En mars dernier, la compagnie américaine HawkEye 360, spécialisée dans l’analyse géospatiale, avait annoncé avoir détecté des interférences dans les communications radio entre le sol et le réseau GPS dans la région de l’Ukraine et des environs. Les premières interférences avaient été repérées dès l’automne dernier. Pendant ce temps, les troupes russes préparaient l’invasion et réalisaient des exercices à la frontière. HawkEye 360 dispose d’une constellation de petits satellites spécialisés dans la détection de signaux radio issus de la surface. La constellation surveille ces signaux et est capable de localiser leur provenance à la surface. En novembre 2023, des interférences avaient été détectées près de la frontière entre les territoires séparatistes de Donetsk et de Louhansk, et le reste du territoire ukrainien. La constellation avait également localisé des interférences provenant du nord de Tchernobyl quelques jours avant l’invasion. La région est aujourd’hui sous le contrôle de l’armée russe. Il ne s’agit pas vraiment de cyberattaque ici, mais plus des tentatives de brouillage d’un signal provenant d’un réseau satellite. La Russie n’utilise pas le réseau GPS (américain) pour le positionnement par satellite mais son propre réseau nommé Glonass. L’Europe utilise le système Galileo. Dans l’espace, les menaces se multiplient également. Les pays devront donc être capables de protéger leurs satellites. La Russie et la Chine ont toujours été particulièrement surveillé par les puissances occidentales, s’agissant de la sécurité des satellites. La Chine a également des antécédents dans ce domaine, pour avoir effectué des approches dangereuses de satellites commerciaux. C’est pour surveiller ces deux puissances alliées, que la Space Force est née aux États-Unis. La France a suivi le même scénario avec la création du Commandement de l’Espace et l’ensemble des puissances spatiales devront suivre ce scénario relatif à la menace grandissante des attaques de satellites.

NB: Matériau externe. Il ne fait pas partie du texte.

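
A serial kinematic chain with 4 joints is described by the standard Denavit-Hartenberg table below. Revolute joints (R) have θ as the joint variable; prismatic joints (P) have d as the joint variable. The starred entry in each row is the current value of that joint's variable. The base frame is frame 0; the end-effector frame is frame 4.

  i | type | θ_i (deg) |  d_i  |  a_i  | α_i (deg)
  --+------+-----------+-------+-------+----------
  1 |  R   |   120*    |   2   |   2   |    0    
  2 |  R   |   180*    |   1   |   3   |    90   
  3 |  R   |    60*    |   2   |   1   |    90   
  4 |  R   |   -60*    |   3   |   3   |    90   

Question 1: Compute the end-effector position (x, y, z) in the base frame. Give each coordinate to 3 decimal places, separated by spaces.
after link 1: o_1 = (-1.0000, 1.7321, 2.0000)
after link 2: o_2 = (0.5000, -0.8660, 3.0000)
after link 3: o_3 = (-0.9821, -2.2990, 3.8660)
after link 4: o_4 = (2.9420, -3.8995, 3.6651)

2.942 -3.900 3.665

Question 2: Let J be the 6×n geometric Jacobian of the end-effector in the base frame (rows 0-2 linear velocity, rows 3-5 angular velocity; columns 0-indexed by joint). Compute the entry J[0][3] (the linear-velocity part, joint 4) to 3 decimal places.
-0.650

axis z_3 = (0.4330,-0.7500,-0.5000); lever o_n−o_3 = (3.9240,-1.6005,-0.2010)
cross product → J_v[:, 3] = (-0.6495,-1.8750,2.2500)
J_ω[:, 3] = z_3
entry J[0][3] = -0.6495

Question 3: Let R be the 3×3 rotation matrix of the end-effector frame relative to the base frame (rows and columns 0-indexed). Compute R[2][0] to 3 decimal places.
0.433

End-effector x-axis (col 0 of R) = (0.8750,0.2165,0.4330)
R[2][0] = 0.4330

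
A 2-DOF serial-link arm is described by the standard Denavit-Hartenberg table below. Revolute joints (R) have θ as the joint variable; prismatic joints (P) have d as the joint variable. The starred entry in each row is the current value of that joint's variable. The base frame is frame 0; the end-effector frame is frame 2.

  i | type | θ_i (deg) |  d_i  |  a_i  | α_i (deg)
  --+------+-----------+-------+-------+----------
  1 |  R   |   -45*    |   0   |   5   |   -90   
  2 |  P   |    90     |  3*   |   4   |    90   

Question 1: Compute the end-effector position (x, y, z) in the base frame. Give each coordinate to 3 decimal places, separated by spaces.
5.657 -1.414 -4.000

after link 1: o_1 = (3.5355, -3.5355, 0.0000)
after link 2: o_2 = (5.6569, -1.4142, -4.0000)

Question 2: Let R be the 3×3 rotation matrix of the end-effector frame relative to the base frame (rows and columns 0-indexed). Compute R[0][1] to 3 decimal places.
0.707

End-effector y-axis (col 1 of R) = (0.7071,0.7071,0.0000)
R[0][1] = 0.7071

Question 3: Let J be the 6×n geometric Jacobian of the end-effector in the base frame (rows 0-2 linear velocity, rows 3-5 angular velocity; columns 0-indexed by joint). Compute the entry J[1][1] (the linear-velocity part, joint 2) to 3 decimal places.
prismatic axis z_1 = (0.7071,0.7071,0.0000)
J_v[:, 1] = z_1; J_ω[:, 1] = (0,0,0)
entry J[1][1] = 0.7071

0.707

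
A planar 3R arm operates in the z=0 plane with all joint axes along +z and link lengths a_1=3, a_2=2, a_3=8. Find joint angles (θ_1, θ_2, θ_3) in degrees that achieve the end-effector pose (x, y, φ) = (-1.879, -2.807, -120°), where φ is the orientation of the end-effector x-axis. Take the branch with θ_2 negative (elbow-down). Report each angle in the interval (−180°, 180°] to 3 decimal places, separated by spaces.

wrist centre = target − a_3·(cos φ, sin φ) = (2.1210, 4.1212)
cos θ_2 = (21.4830−3²−2²)/(2·3·2) = 0.7069; θ_2 = -45.0157° (elbow-down)
β = atan2(4.1212,2.1210) = 62.7671°; ψ = atan2(-1.4146,4.4138) = -17.7703°
θ_1 = β − ψ = 80.5374°
θ_3 = φ − θ_1 − θ_2 = -155.5217° (wrapped to (-180°,180°])

80.537 -45.016 -155.522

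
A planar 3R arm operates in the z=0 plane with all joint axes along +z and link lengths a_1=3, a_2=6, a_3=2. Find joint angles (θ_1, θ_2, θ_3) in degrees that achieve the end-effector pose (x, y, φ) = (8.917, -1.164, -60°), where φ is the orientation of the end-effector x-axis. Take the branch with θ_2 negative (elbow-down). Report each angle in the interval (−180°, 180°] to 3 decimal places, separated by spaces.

wrist centre = target − a_3·(cos φ, sin φ) = (7.9170, 0.5681)
cos θ_2 = (63.0016−3²−6²)/(2·3·6) = 0.5000; θ_2 = -59.9971° (elbow-down)
β = atan2(0.5681,7.9170) = 4.1040°; ψ = atan2(-5.1960,6.0003) = -40.8913°
θ_1 = β − ψ = 44.9953°
θ_3 = φ − θ_1 − θ_2 = -44.9982° (wrapped to (-180°,180°])

44.995 -59.997 -44.998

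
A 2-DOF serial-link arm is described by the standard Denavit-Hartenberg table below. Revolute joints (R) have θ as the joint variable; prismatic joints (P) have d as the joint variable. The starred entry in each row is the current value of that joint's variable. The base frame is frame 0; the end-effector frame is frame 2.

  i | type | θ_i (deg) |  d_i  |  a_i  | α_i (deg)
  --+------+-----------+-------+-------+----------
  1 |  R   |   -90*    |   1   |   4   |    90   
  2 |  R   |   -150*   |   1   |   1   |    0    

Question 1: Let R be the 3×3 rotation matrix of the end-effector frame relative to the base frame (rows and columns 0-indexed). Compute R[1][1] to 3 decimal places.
End-effector y-axis (col 1 of R) = (-0.0000,-0.5000,-0.8660)
R[1][1] = -0.5000

-0.500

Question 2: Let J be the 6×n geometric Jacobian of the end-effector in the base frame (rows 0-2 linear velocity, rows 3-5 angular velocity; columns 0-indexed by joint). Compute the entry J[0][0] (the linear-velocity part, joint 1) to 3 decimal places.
3.134

axis z_0 = ẑ; lever o_n−o_0 = (-1.0000,-3.1340,0.5000)
cross product → J_v[:, 0] = (3.1340,-1.0000,0.0000)
J_ω[:, 0] = z_0
entry J[0][0] = 3.1340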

[1] Fact Sheet: Vice President Harris Advances National Security Norms in Space. New U.S. Commitment on Destructive Direct-Ascent Anti-Satellite Missile Testing – April 18, 2022. Fact Sheet : Vice President Harris Advances National Security Norms in Space | The White House
[2] Le Cosmos-1408 était un satellite militaire d’écoute électronique (ELINT) vieux de 40 ans de type SIGINT et appartenant à la série des Tselina-D (dont c’était le 38ème exemplaire), construits par l’entreprise ukrainienne Youjnoye sous la désignation « 11F619 Ikar » et équipés d’une charge utile fournie par l’institut TsNII-108 GKRE. Les Tselina-D ont été mis en orbite de 1970 à 1984, avec pour mission de détecter les signaux radio, notamment ceux émis par les radars. Sa masse au lancement était de 1 750 kg et il devenu inactif au bout de six mois. On notera que ce type de satellite ne comporte pas de réservoirs d’ergols, sa stabilisation 3 axes se faisant par un système de gradient de gravité. Au moment de l’interception, il était sur une orbite de 465×490 km, inclinée à 82,5637° et faisait environ quinze fois le tour de la Terre chaque jour, ce qui fait qu’il passait très souvent au-dessus de la Russie, et plus particulièrement au-dessus de Plessetsk, précisément la zone d’où l’interception a été réalisée, ce qui présentait un intérêt particulier. Au moment où le satellite Cosmos-1408 a été intercepté, il passait au-dessus du territoire russe selon un axe sud-ouest/nord-est, c’est-à-dire exactement dans la même direction que l’azimut de tir du Nudol.
[3] Ce système porte plusieurs désignations : 14Ts033 en Russie, PL-19 aux Etats-Unis (PL signifiant que ce système a été détecté pour la première fois à Plessetsk, sur son site d’essais en vol).